Por outro lado, a professora chama a atenção para possíveis desmontes na área dos programas sociais, como por exemplo, a redução do número de famílias atendidas, algo que aconteceu de 2017 a 2019, com retomada em 2020 mas que se estabilizou desde então. “É bastante preocupante, considerando que o B estava bem estabelecido em todas as regiões do país e vinha se expandindo desde seu início”, aponta ela.

Período da pandemia

Com o estudo em andamento, os pesquisadores aproveitaram para avaliar os impactos dos programas financeiros aplicados durante o período de isolamento social para contenção do coronavírus, como o Auxílio Emergencial, aqui no Brasil que, em 2020, era quase sete vezes maior que o valor dado pelo Bolsa Família. 

“O Auxílio Emergencial sim, tem sido fundamental para as famílias, principalmente para aquelas em extrema pobreza que vivem basicamente do Bolsa Família. Digo isso, principalmente, porque o valor do Auxílio é muito maior”, aponta a professora.  

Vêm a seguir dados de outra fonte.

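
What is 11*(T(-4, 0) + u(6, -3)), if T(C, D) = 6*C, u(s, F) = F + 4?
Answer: -253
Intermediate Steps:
u(s, F) = 4 + F
11*(T(-4, 0) + u(6, -3)) = 11*(6*(-4) + (4 - 3)) = 11*(-24 + 1) = 11*(-23) = -253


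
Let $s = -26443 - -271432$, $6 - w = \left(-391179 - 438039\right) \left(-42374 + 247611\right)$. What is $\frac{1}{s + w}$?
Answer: $\frac{1}{170186459661} \approx 5.8759 \cdot 10^{-12}$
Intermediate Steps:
$w = 170186214672$ ($w = 6 - \left(-391179 - 438039\right) \left(-42374 + 247611\right) = 6 - \left(-829218\right) 205237 = 6 - -170186214666 = 6 + 170186214666 = 170186214672$)
$s = 244989$ ($s = -26443 + 271432 = 244989$)
$\frac{1}{s + w} = \frac{1}{244989 + 170186214672} = \frac{1}{170186459661}$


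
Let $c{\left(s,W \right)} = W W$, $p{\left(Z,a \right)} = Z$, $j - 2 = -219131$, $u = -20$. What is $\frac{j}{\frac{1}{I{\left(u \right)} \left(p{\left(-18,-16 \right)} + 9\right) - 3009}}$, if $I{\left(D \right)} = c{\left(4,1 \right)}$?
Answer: $661331322$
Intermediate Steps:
$j = -219129$ ($j = 2 - 219131 = -219129$)
$c{\left(s,W \right)} = W^{2}$
$I{\left(D \right)} = 1$ ($I{\left(D \right)} = 1^{2} = 1$)
$\frac{j}{\frac{1}{I{\left(u \right)} \left(p{\left(-18,-16 \right)} + 9\right) - 3009}} = - \frac{219129}{\frac{1}{1 \left(-18 + 9\right) - 3009}} = - \frac{219129}{\frac{1}{1 \left(-9\right) - 3009}} = - \frac{219129}{\frac{1}{-9 - 3009}} = - \frac{219129}{\frac{1}{-3018}} = - \frac{219129}{- \frac{1}{3018}} = \left(-219129\right) \left(-3018\right) = 661331322$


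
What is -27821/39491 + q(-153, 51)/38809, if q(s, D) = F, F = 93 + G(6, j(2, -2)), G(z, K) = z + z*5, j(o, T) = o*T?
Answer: -1074610850/1532606219 ≈ -0.70117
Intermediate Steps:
j(o, T) = T*o
G(z, K) = 6*z (G(z, K) = z + 5*z = 6*z)
F = 129 (F = 93 + 6*6 = 93 + 36 = 129)
q(s, D) = 129
-27821/39491 + q(-153, 51)/38809 = -27821/39491 + 129/38809 = -1074610850/1532606219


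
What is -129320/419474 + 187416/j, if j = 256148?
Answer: 5686384978/13430928269 ≈ 0.42338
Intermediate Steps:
-129320/419474 + 187416/j = -129320/419474 + 187416/256148 = -129320*1/419474 + 187416*(1/256148) = -64660/209737 + 46854/64037 = 5686384978/13430928269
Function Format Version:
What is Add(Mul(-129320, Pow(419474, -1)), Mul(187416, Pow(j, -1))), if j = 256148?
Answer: Rational(5686384978, 13430928269) ≈ 0.42338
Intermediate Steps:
Add(Mul(-129320, Pow(419474, -1)), Mul(187416, Pow(j, -1))) = Add(Mul(-129320, Pow(419474, -1)), Mul(187416, Pow(256148, -1))) = Add(Mul(-129320, Rational(1, 419474)), Mul(187416, Rational(1, 256148))) = Add(Rational(-64660, 209737), Rational(46854, 64037)) = Rational(5686384978, 13430928269)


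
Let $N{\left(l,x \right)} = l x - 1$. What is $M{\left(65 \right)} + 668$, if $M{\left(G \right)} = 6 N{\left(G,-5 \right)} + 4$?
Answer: $-1284$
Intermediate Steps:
$N{\left(l,x \right)} = -1 + l x$
$M{\left(G \right)} = -2 - 30 G$ ($M{\left(G \right)} = 6 \left(-1 + G \left(-5\right)\right) + 4 = 6 \left(-1 - 5 G\right) + 4 = \left(-6 - 30 G\right) + 4 = -2 - 30 G$)
$M{\left(65 \right)} + 668 = \left(-2 - 1950\right) + 668 = -1952 + 668 = -1284$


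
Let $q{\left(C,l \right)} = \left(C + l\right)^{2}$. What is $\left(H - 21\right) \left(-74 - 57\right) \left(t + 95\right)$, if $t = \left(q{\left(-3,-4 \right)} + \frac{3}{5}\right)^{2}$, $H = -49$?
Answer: $\frac{117154086}{5} \approx 2.3431 \cdot 10^{7}$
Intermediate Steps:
$t = \frac{61504}{25}$ ($t = \left(\left(-3 - 4\right)^{2} + \frac{3}{5}\right)^{2} = \left(\left(-7\right)^{2} + 3 \cdot \frac{1}{5}\right)^{2} = \left(49 + \frac{3}{5}\right)^{2} = \left(\frac{248}{5}\right)^{2} = \frac{61504}{25} \approx 2460.2$)
$\left(H - 21\right) \left(-74 - 57\right) \left(t + 95\right) = \left(-49 - 21\right) \left(-74 - 57\right) \left(\frac{61504}{25} + 95\right) = \left(-70\right) \left(-131\right) \frac{63879}{25} = 9170 \cdot \frac{63879}{25} = \frac{117154086}{5}$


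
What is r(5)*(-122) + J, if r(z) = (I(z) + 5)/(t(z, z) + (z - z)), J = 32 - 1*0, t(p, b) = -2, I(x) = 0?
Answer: 337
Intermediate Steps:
J = 32 (J = 32 + 0 = 32)
r(z) = -5/2 (r(z) = (0 + 5)/(-2 + (z - z)) = 5/(-2 + 0) = 5/(-2) = 5*(-1/2) = -5/2)
r(5)*(-122) + J = -5/2*(-122) + 32 = 305 + 32 = 337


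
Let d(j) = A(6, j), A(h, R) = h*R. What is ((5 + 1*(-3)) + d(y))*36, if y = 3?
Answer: 720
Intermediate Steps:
A(h, R) = R*h
d(j) = 6*j (d(j) = j*6 = 6*j)
((5 + 1*(-3)) + d(y))*36 = ((5 + 1*(-3)) + 6*3)*36 = ((5 - 3) + 18)*36 = (2 + 18)*36 = 20*36 = 720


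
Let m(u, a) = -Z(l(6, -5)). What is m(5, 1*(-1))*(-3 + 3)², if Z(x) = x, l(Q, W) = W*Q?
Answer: 0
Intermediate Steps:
l(Q, W) = Q*W
m(u, a) = 30 (m(u, a) = -6*(-5) = -1*(-30) = 30)
m(5, 1*(-1))*(-3 + 3)² = 30*(-3 + 3)² = 30*0² = 30*0 = 0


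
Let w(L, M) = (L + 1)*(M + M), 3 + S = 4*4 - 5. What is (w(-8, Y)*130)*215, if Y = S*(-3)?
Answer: 9391200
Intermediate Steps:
S = 8 (S = -3 + (4*4 - 5) = -3 + (16 - 5) = -3 + 11 = 8)
Y = -24 (Y = 8*(-3) = -24)
w(L, M) = 2*M*(1 + L) (w(L, M) = (1 + L)*(2*M) = 2*M*(1 + L))
(w(-8, Y)*130)*215 = ((2*(-24)*(1 - 8))*130)*215 = ((2*(-24)*(-7))*130)*215 = (336*130)*215 = 43680*215 = 9391200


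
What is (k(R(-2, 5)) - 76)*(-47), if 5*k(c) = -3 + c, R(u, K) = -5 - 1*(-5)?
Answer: 18001/5 ≈ 3600.2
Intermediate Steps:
R(u, K) = 0 (R(u, K) = -5 + 5 = 0)
k(c) = -⅗ + c/5 (k(c) = (-3 + c)/5 = -⅗ + c/5)
(k(R(-2, 5)) - 76)*(-47) = ((-⅗ + (⅕)*0) - 76)*(-47) = ((-⅗ + 0) - 76)*(-47) = (-⅗ - 76)*(-47) = -383/5*(-47) = 18001/5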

No entanto, ela volta a lembrar que apenas pagar o valor não é suficiente para melhorar as condições de saúde mental dos jovens. Para isso, são necessárias ações feitas em conjunto com o pagamento dos benefícios. 

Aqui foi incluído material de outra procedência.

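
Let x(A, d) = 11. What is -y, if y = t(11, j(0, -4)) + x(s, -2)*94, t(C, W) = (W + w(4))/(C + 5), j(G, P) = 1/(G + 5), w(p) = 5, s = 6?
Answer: -41373/40 ≈ -1034.3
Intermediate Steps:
j(G, P) = 1/(5 + G)
t(C, W) = (5 + W)/(5 + C) (t(C, W) = (W + 5)/(C + 5) = (5 + W)/(5 + C))
y = 41373/40 (y = (5 + 1/(5 + 0))/(5 + 11) + 11*94 = (5 + 1/5)/16 + 1034 = (1/16)*(26/5) + 1034 = 13/40 + 1034 = 41373/40 ≈ 1034.3)
-y = -1*41373/40 = -41373/40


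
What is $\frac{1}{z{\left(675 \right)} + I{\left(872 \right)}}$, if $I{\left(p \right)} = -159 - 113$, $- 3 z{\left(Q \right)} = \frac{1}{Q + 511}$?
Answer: $- \frac{3558}{967777} \approx -0.0036765$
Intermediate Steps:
$z{\left(Q \right)} = - \frac{1}{3 \left(511 + Q\right)}$ ($z{\left(Q \right)} = - \frac{1}{3 \left(Q + 511\right)} = - \frac{1}{3 \left(511 + Q\right)}$)
$I{\left(p \right)} = -272$ ($I{\left(p \right)} = -159 - 113 = -272$)
$\frac{1}{z{\left(675 \right)} + I{\left(872 \right)}} = \frac{1}{- \frac{1}{1533 + 3 \cdot 675} - 272} = \frac{1}{- \frac{1}{1533 + 2025} - 272} = \frac{1}{- \frac{1}{3558} - 272} = \frac{1}{- \frac{967777}{3558}} = - \frac{3558}{967777}$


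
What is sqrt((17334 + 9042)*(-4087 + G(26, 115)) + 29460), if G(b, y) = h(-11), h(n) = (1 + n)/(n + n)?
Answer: 2*I*sqrt(3259657203)/11 ≈ 10381.0*I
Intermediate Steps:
h(n) = (1 + n)/(2*n) (h(n) = (1 + n)/((2*n)) = (1 + n)*(1/(2*n)) = (1 + n)/(2*n))
G(b, y) = 5/11 (G(b, y) = (1/2)*(1 - 11)/(-11) = (1/2)*(-1/11)*(-10) = 5/11)
sqrt((17334 + 9042)*(-4087 + G(26, 115)) + 29460) = sqrt((17334 + 9042)*(-4087 + 5/11) + 29460) = sqrt(26376*(-44952/11) + 29460) = sqrt(-1185653952/11 + 29460) = sqrt(-1185329892/11) = 2*I*sqrt(3259657203)/11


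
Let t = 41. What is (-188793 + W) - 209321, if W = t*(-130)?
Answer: -403444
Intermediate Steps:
W = -5330 (W = 41*(-130) = -5330)
(-188793 + W) - 209321 = (-188793 - 5330) - 209321 = -194123 - 209321 = -403444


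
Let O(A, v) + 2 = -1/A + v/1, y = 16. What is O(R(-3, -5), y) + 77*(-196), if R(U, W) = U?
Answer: -45233/3 ≈ -15078.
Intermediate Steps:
O(A, v) = -2 + v - 1/A (O(A, v) = -2 + (-1/A + v/1) = -2 + (-1/A + v*1) = -2 + (-1/A + v) = -2 + (v - 1/A) = -2 + v - 1/A)
O(R(-3, -5), y) + 77*(-196) = (-2 + 16 - 1/(-3)) + 77*(-196) = (-2 + 16 - 1*(-⅓)) - 15092 = (-2 + 16 + ⅓) - 15092 = 43/3 - 15092 = -45233/3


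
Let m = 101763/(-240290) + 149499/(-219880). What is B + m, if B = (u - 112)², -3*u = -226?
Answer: 12775567801033/9510293736 ≈ 1343.3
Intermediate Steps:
u = 226/3 (u = -⅓*(-226) = 226/3 ≈ 75.333)
B = 12100/9 (B = (226/3 - 112)² = (-110/3)² = 12100/9 ≈ 1344.4)
m = -1165975263/1056699304 (m = 101763*(-1/240290) + 149499*(-1/219880) = -101763/240290 - 149499/219880 = -1165975263/1056699304 ≈ -1.1034)
B + m = 12100/9 - 1165975263/1056699304 = 12775567801033/9510293736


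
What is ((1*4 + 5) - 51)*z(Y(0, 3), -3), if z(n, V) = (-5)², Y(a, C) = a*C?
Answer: -1050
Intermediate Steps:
Y(a, C) = C*a
z(n, V) = 25
((1*4 + 5) - 51)*z(Y(0, 3), -3) = ((1*4 + 5) - 51)*25 = ((4 + 5) - 51)*25 = (9 - 51)*25 = -42*25 = -1050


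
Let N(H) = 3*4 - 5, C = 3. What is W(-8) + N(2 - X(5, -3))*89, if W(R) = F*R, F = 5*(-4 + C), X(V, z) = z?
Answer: 663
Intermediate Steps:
F = -5 (F = 5*(-4 + 3) = 5*(-1) = -5)
N(H) = 7 (N(H) = 12 - 5 = 7)
W(R) = -5*R
W(-8) + N(2 - X(5, -3))*89 = -5*(-8) + 7*89 = 40 + 623 = 663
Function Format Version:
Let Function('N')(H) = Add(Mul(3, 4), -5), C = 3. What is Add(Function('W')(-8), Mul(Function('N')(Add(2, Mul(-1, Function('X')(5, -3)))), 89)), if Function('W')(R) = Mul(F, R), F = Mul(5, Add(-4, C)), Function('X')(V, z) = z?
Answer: 663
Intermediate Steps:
F = -5 (F = Mul(5, Add(-4, 3)) = Mul(5, -1) = -5)
Function('N')(H) = 7 (Function('N')(H) = Add(12, -5) = 7)
Function('W')(R) = Mul(-5, R)
Add(Function('W')(-8), Mul(Function('N')(Add(2, Mul(-1, Function('X')(5, -3)))), 89)) = Add(Mul(-5, -8), Mul(7, 89)) = Add(40, 623) = 663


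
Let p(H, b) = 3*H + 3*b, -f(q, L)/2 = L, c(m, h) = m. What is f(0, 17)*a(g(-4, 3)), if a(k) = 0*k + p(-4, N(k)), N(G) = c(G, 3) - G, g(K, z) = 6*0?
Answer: 408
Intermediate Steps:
g(K, z) = 0
f(q, L) = -2*L
N(G) = 0 (N(G) = G - G = 0)
a(k) = -12 (a(k) = 0*k + (3*(-4) + 3*0) = 0 + (-12 + 0) = 0 - 12 = -12)
f(0, 17)*a(g(-4, 3)) = -2*17*(-12) = -34*(-12) = 408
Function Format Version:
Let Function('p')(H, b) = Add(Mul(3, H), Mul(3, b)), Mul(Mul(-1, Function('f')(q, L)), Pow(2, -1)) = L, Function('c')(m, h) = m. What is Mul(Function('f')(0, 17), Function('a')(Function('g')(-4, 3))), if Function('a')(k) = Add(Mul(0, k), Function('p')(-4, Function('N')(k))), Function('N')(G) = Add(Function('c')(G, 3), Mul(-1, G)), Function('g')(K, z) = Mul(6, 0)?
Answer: 408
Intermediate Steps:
Function('g')(K, z) = 0
Function('f')(q, L) = Mul(-2, L)
Function('N')(G) = 0 (Function('N')(G) = Add(G, Mul(-1, G)) = 0)
Function('a')(k) = -12 (Function('a')(k) = Add(Mul(0, k), Add(Mul(3, -4), Mul(3, 0))) = Add(0, Add(-12, 0)) = Add(0, -12) = -12)
Mul(Function('f')(0, 17), Function('a')(Function('g')(-4, 3))) = Mul(Mul(-2, 17), -12) = Mul(-34, -12) = 408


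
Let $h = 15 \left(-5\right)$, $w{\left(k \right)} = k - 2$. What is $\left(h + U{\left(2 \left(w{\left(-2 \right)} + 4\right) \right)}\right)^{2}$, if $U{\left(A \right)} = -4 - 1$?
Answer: $6400$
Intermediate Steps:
$w{\left(k \right)} = -2 + k$
$h = -75$
$U{\left(A \right)} = -5$ ($U{\left(A \right)} = -4 - 1 = -5$)
$\left(h + U{\left(2 \left(w{\left(-2 \right)} + 4\right) \right)}\right)^{2} = \left(-75 - 5\right)^{2} = \left(-80\right)^{2} = 6400$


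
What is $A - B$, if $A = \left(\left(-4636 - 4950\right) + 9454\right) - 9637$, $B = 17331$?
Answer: $-27100$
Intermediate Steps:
$A = -9769$ ($A = \left(-9586 + 9454\right) - 9637 = -132 - 9637 = -9769$)
$A - B = -9769 - 17331 = -27100$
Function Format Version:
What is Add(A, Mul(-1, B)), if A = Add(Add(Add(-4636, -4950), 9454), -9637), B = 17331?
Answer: -27100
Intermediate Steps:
A = -9769 (A = Add(Add(-9586, 9454), -9637) = Add(-132, -9637) = -9769)
Add(A, Mul(-1, B)) = Add(-9769, Mul(-1, 17331)) = Add(-9769, -17331) = -27100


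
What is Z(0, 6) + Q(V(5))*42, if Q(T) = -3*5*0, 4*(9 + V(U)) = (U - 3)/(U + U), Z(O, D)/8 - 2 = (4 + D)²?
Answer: 816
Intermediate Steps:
Z(O, D) = 16 + 8*(4 + D)²
V(U) = -9 + (-3 + U)/(8*U) (V(U) = -9 + ((U - 3)/(U + U))/4 = -9 + ((-3 + U)/((2*U)))/4 = -9 + ((-3 + U)*(1/(2*U)))/4 = -9 + ((-3 + U)/(2*U))/4 = -9 + (-3 + U)/(8*U))
Q(T) = 0 (Q(T) = -15*0 = 0)
Z(0, 6) + Q(V(5))*42 = (16 + 8*(4 + 6)²) + 0*42 = (16 + 8*10²) + 0 = (16 + 8*100) + 0 = (16 + 800) + 0 = 816 + 0 = 816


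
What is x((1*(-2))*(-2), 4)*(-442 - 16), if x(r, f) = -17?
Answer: 7786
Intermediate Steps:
x((1*(-2))*(-2), 4)*(-442 - 16) = -17*(-442 - 16) = -17*(-458) = 7786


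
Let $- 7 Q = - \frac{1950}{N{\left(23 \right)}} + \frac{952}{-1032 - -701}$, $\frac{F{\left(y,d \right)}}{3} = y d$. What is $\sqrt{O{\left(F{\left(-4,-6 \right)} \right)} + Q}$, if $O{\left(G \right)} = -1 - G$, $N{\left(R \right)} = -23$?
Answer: $\frac{3 i \sqrt{26727195103}}{53291} \approx 9.2033 i$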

Um artigo do CHANCES-6, publicado na Lancet Psychiatry em 2021, apresenta dados preliminares do Brasil, Colômbia e África do Sul e aponta algumas medidas que podem ajudar na melhoria da saúde mental de crianças e adolescentes em situaçao de vulnerabilidade social, a partir dos programas de transferência de renda.

São cinco recomendações. Gostaria de destacar duas delas, sendo a primeira sobre novas abordagens de identificar os jovens em situação de risco e que podem desenvolver ou estar vivenciando problemas de saúde mental. “Estruturas de bem-estar e proteção social estabelecidas podem ser usadas para identificar estes jovens durante ou após a pandemia, sem a necessidade de investir em procedimentos formais de avaliação de saúde mental”, explica Cristiane. Uma segunda proposta seria no sentido de facilitar o acesso a informações existentes por meio de uso da tecnologia, como encaminhamento de mensagens de textos e mídias sociais com informações sobre a covid-19 e medidas para preservação da saúde mental.